- Episode no.: Season 1 Episode 5
- Directed by: Bryan Andrews; Genndy Tartakovsky;
- Written by: Bryan Andrews; Darrick Bachman; Genndy Tartakovsky;
- Original air date: October 2, 2019
- Running time: 22 minutes

Guest appearances
- Jon Olson as Krog and Shaman

Episode chronology
| ← Previous "Terror Under the Blood Moon" | Next → "Scent of Prey" |
- Primal season 1

= Rage of the Ape-Men =

"Rage of the Ape-Men" is the fifth episode of the American adult animated action-drama Primal, which aired on Adult Swim on October 12, 2019 as the mid-season finale of the series' first season. Directed by Bryan Andrews and Genndy Tartakovsky and co-written by the two with Darrick Bachman, the episode follows Spear (Aaron LaPlante) and Fang (Joel Valentine) as they are captured by a vicious tribe of ape men who hold a brutal tournament to the death, which they are made to partake in.

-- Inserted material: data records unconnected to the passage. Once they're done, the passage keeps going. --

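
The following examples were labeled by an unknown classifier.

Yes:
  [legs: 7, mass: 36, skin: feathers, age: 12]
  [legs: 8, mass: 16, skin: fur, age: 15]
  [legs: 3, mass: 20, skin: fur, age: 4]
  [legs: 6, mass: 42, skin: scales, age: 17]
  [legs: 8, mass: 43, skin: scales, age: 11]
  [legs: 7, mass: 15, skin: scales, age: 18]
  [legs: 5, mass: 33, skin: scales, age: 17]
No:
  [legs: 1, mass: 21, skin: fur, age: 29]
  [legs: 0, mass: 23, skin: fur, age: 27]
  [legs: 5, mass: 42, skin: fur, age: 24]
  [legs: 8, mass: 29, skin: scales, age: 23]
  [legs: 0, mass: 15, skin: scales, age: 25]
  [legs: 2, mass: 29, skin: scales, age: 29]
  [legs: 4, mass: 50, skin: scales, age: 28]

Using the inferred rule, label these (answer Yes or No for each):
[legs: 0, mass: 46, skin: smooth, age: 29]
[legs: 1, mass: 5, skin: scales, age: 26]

No, No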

The first episode of the series to feature supernatural elements, it received critical acclaim, and was followed by "Scent of Prey", (Note: While chronologically followed by "Scent of Prey", the later-season episode "Plague of Madness" would be released first after "Rage of the Ape-Men" for April Fool's Day 2020 before reairing within sequence later in the year.) releasing to home media on June 1, 2021.

==Plot==

Spear and Fang reach a seemingly peaceful oasis and relax before they are captured by a vicious tribe of ape-men that hold a brutal tournament to the death, with one of them eventually winning. After the gorilla-like gladiator Krog drinks an enhancement serum from the chimpanzee-like shaman, which mutates and enrages him, Fang is lowered into the arena for him to fight. Helplessly watching as Fang is beaten to near death, Spear breaks free from his bindings and drinks the rest of the serum, causing him to transform into a raging monster. After killing Krog, Spear proceeds to massacre the other ape-men overnight. When Spear eventually returns to normal, he runs to Fang's side as she lies motionless.

==Reception==
"Rage of the Ape-Men" received a universally positive critical reception.